Stimulating the vagus nerve with an implantable bioelectronic device significantly improved measures of disease activity in patients with rheumatoid arthritis (RA), researchers reported July 5, 2016 in the journal PNAS Early Edition.
The researchers had shown in previous studies of animal models and in vitro models of RA that targeting the “inflammatory reflex” reduced inflammation. The inflammatory reflex is defined by signals that travel in the vagus nerve to inhibit monocyte and macrophage production of tumor necrosis factor (TNF) and other inflammatory cytokines.
“This is the first study to evaluate whether stimulating the inflammatory reflex directly with an implanted electronic device can treat RA in humans,” said principal investigator and lead author Paul-Peter Tak, MD, PhD, FMedSci, Professor in the Department of Clinical Immunology & Rheumatology at the Academic Medical Center, University of Amsterdam, in Amsterdam, The Netherlands.
“The direct correlation between vagus nerve stimulation and the suppression of several key cytokines like TNF as well as reduced RA signs and symptoms demonstrates proof of mechanism, which might be relevant for other immune-mediated inflammatory diseases as well,” Dr. Tak explained.

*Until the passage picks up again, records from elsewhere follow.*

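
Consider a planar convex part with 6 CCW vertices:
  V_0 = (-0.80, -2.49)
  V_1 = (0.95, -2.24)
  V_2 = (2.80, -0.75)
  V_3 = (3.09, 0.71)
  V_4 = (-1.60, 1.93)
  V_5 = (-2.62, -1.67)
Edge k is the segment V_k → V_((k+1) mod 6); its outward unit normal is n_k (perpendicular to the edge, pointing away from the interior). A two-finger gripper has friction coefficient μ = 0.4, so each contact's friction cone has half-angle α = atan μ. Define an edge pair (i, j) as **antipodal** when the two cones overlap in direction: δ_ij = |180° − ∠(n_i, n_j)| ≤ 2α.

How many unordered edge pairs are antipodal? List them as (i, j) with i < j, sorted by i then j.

count = 4; pairs: (0,3), (1,4), (2,4), (3,5)

α = atan 0.4 = 21.80°;  2α = 43.60°
n_0 = (+0.1414, -0.9899)
n_1 = (+0.6273, -0.7788)
n_2 = (+0.9808, -0.1948)
n_3 = (+0.2517, +0.9678)
n_4 = (-0.9621, +0.2726)
n_5 = (-0.4108, -0.9117)
  (0,1): δ = 149.28°  ·
  (0,2): δ = 109.36°  ·
  (0,3): δ = 22.71°  ✓
  (0,4): δ = 66.05°  ·
  (0,5): δ = 147.62°  ·
  (1,2): δ = 140.08°  ·
  (1,3): δ = 53.43°  ·
  (1,4): δ = 35.33°  ✓
  (1,5): δ = 116.90°  ·
  (2,3): δ = 93.35°  ·
  (2,4): δ = 4.58°  ✓
  (2,5): δ = 76.98°  ·
  (3,4): δ = 91.24°  ·
  (3,5): δ = 9.67°  ✓
  (4,5): δ = 98.43°  ·
antipodal pairs: 4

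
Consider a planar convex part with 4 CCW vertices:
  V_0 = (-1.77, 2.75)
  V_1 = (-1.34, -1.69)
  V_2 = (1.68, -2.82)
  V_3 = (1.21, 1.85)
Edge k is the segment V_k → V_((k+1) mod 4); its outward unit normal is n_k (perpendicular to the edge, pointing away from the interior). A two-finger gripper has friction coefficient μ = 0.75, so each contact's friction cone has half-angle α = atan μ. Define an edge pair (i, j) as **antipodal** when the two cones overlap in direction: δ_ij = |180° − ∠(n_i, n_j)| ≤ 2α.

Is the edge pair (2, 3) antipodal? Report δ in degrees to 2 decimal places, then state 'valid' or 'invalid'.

α = atan 0.75 = 36.87°;  2α = 73.74°
edge 2: e_2 = (-0.47, +4.67);  n_2 = (+0.9950, +0.1001)
edge 3: e_3 = (-2.98, +0.90);  n_3 = (+0.2891, +0.9573)
∠(n_2, n_3) = 67.45°
δ = |180° − 67.45°| = 112.55°
112.55° > 2α = 73.74°  →  invalid

δ = 112.55°, invalid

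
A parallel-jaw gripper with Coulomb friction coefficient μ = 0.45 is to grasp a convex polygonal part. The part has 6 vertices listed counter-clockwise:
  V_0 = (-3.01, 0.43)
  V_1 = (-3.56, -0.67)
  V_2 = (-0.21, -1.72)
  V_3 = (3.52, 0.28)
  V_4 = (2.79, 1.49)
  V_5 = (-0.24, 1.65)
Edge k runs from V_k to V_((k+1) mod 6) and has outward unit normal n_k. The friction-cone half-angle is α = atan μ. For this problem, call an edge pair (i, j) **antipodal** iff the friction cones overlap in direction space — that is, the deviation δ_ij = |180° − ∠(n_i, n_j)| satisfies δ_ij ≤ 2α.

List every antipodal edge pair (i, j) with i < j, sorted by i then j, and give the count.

α = atan 0.45 = 24.23°;  2α = 48.46°
n_0 = (-0.8944, +0.4472)
n_1 = (-0.2991, -0.9542)
n_2 = (+0.4725, -0.8813)
n_3 = (+0.8562, +0.5166)
n_4 = (+0.0527, +0.9986)
n_5 = (-0.4031, +0.9152)
  (0,1): δ = 80.84°  ·
  (0,2): δ = 35.24°  ✓
  (0,3): δ = 57.67°  ·
  (0,4): δ = 113.54°  ·
  (0,5): δ = 140.34°  ·
  (1,2): δ = 134.40°  ·
  (1,3): δ = 41.49°  ✓
  (1,4): δ = 14.38°  ✓
  (1,5): δ = 41.17°  ✓
  (2,3): δ = 87.10°  ·
  (2,4): δ = 31.22°  ✓
  (2,5): δ = 4.43°  ✓
  (3,4): δ = 124.13°  ·
  (3,5): δ = 97.33°  ·
  (4,5): δ = 153.21°  ·
antipodal pairs: 6

count = 6; pairs: (0,2), (1,3), (1,4), (1,5), (2,4), (2,5)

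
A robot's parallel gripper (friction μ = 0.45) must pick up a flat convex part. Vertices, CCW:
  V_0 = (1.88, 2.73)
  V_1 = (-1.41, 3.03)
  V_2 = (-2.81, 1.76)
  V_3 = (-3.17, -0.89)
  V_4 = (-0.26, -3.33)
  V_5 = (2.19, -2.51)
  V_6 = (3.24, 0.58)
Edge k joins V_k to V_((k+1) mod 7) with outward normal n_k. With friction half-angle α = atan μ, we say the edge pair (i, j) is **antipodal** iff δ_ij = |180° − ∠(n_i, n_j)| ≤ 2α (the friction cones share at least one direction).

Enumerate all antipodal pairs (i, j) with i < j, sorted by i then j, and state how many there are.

α = atan 0.45 = 24.23°;  2α = 48.46°
n_0 = (+0.0908, +0.9959)
n_1 = (-0.6719, +0.7407)
n_2 = (-0.9909, +0.1346)
n_3 = (-0.6425, -0.7663)
n_4 = (+0.3174, -0.9483)
n_5 = (+0.9468, -0.3217)
n_6 = (+0.8451, +0.5346)
  (0,1): δ = 132.58°  ·
  (0,2): δ = 92.53°  ·
  (0,3): δ = 34.77°  ✓
  (0,4): δ = 23.72°  ✓
  (0,5): δ = 76.44°  ·
  (0,6): δ = 127.53°  ·
  (1,2): δ = 139.95°  ·
  (1,3): δ = 82.19°  ·
  (1,4): δ = 23.71°  ✓
  (1,5): δ = 29.02°  ✓
  (1,6): δ = 80.10°  ·
  (2,3): δ = 122.24°  ·
  (2,4): δ = 63.76°  ·
  (2,5): δ = 11.03°  ✓
  (2,6): δ = 40.05°  ✓
  (3,4): δ = 121.52°  ·
  (3,5): δ = 68.79°  ·
  (3,6): δ = 17.70°  ✓
  (4,5): δ = 127.27°  ·
  (4,6): δ = 76.19°  ·
  (5,6): δ = 128.92°  ·
antipodal pairs: 7

count = 7; pairs: (0,3), (0,4), (1,4), (1,5), (2,5), (2,6), (3,6)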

For this study, surgeons implanted a vagus nerve-stimulating device (using a coiled cuff electrode on the left cervical vagus nerve) in 17 patients with active RA. Patients received electric current pulses (up to 2.0 mA maximum) from 0 to 4 times per day, and the researchers measured their responses using a standard disease activity composite score (derived from counting swollen and tender joints, a visual assessment of disease activity, and measures of serum C-reactive protein).
The study included two groups of patients: 7 with moderate RA who had failed methotrexate treatment and 10 with advanced RA who had failed multiple biological disease-modifying anti-rheumatic drugs. In both groups, electrical stimulation of the vagus nerve significantly improved composite scores, while withholding electrical stimulation significantly worsened the severity of disease, the researchers found.
The investigators also noted that significant reductions in TNF release accompanied periods of disease remission while significant increases in TNF release occurred during disease exacerbation.
“Together, these results establish that vagus nerve stimulation targeting the inflammatory reflex modulates TNF production and reduces inflammation in humans,” the authors concluded. “These findings suggest that it is possible to use mechanism-based neuromodulating devices in the experimental therapy of RA and possibly other autoimmune and autoinflammatory diseases.”
Although this is the first study of nerve stimulation to treat RA in humans, vagus nerve stimulation is not new—it’s been used to treat medically refractory epilepsy in more than 100,000 patients, and it is generally well tolerated, the researchers noted.
SetPoint Medical, manufacturer of the nerve-stimulating device, supported this research.